Mahkûmlar gardiyanlar tarafından dayak yediklerinde, doktorlar mahkûmları tedavi ederek “nabız normal” derlerdi ve böylece dayağa devam edilebilirdi. Ölen mahkûmlar için ise dayaktan öldü diye rapor yazılmazdı onun yerine “karaciğer sirozu” ya da “ kalp enfarktüsünden” öldü diye rapor yazarlardı. Çünkü vicdanlı bir doktor burada barınamazdı (Soljenitsin:1974:182).
Mahkûmların dilekçe ile başvurma hakkı vardı. Ayda 2 kere gardiyanlar mahkûmlara dilekçe yazma hakkı verirdi. İsteyen mahkûmların adı not edilir ve bir hücreye kapatılırdı. Hücrede istediğini yazan mahkûmların dilekçeleri aslında hiç kimse tarafından okunmazdı (Soljenitsin:1974:182).

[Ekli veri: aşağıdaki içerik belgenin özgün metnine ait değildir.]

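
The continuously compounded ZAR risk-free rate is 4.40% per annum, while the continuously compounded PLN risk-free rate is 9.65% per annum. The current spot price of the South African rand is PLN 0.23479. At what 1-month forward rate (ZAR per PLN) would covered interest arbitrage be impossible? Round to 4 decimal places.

T = 1/12 years.
Growth of 1 PLN over T: e^(0.0965×1/12) = 1.0080741.
Growth of 1 ZAR over T: e^(0.0440×1/12) = 1.0036734.
Forward (PLN per ZAR) = 0.23479 × 1.0080741 / 1.0036734 = 0.2358195.
Invert for ZAR per PLN: 1 / 0.2358195 = 4.2405.

4.2405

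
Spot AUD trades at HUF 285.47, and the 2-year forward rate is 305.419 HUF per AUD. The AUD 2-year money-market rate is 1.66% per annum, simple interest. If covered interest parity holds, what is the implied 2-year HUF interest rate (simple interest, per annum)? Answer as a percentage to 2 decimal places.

T = 2 years.
CIP gives F = S · g_HUF/g_AUD, so g_HUF/g_AUD = 305.419/285.47 = 1.0698812.
AUD growth factor: 1 + 0.0166×2 = 1.033200.
So the HUF growth factor = 1.1054013.
(1.1054013 − 1)/T = 0.052701, i.e. 5.27%.

5.27%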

Mahkûmlar gardiyanların izni ile tuvalete götürülürdü. Kimin tuvalette olduğu da kaydedilirdi (Soljenitsin:1974:180). Sıraya giren mahkûmlara 10 dakika izin verilirdi. Bu iznin içinde tuvalet ihtiyacını gidermek, giysilerini yıkamak vardı (Applebaum:2008:151).
Mahkûmlara haftada bir kitap okuma izni de verilirdi (Applebaum:2008:151).
“... Nihayet kitaplar geldi ve bundan sonraki on günün programı belli oldu: daha fazla okumaya mı vereceğiz kendimizi veya kitapların kalitesizliği karşısında, konuşmalara mı? Koğuşlarda adam başına bir kitap hesabıyla hareket ederler ekmek dağıtıcısının hesabı, kütüphane memurununki değil. Bir kişiye bir kitap, altı kişiye altı kitap. Kalabalık koğuşlar kazançlıdır.” (Soljenitsin:1974:187).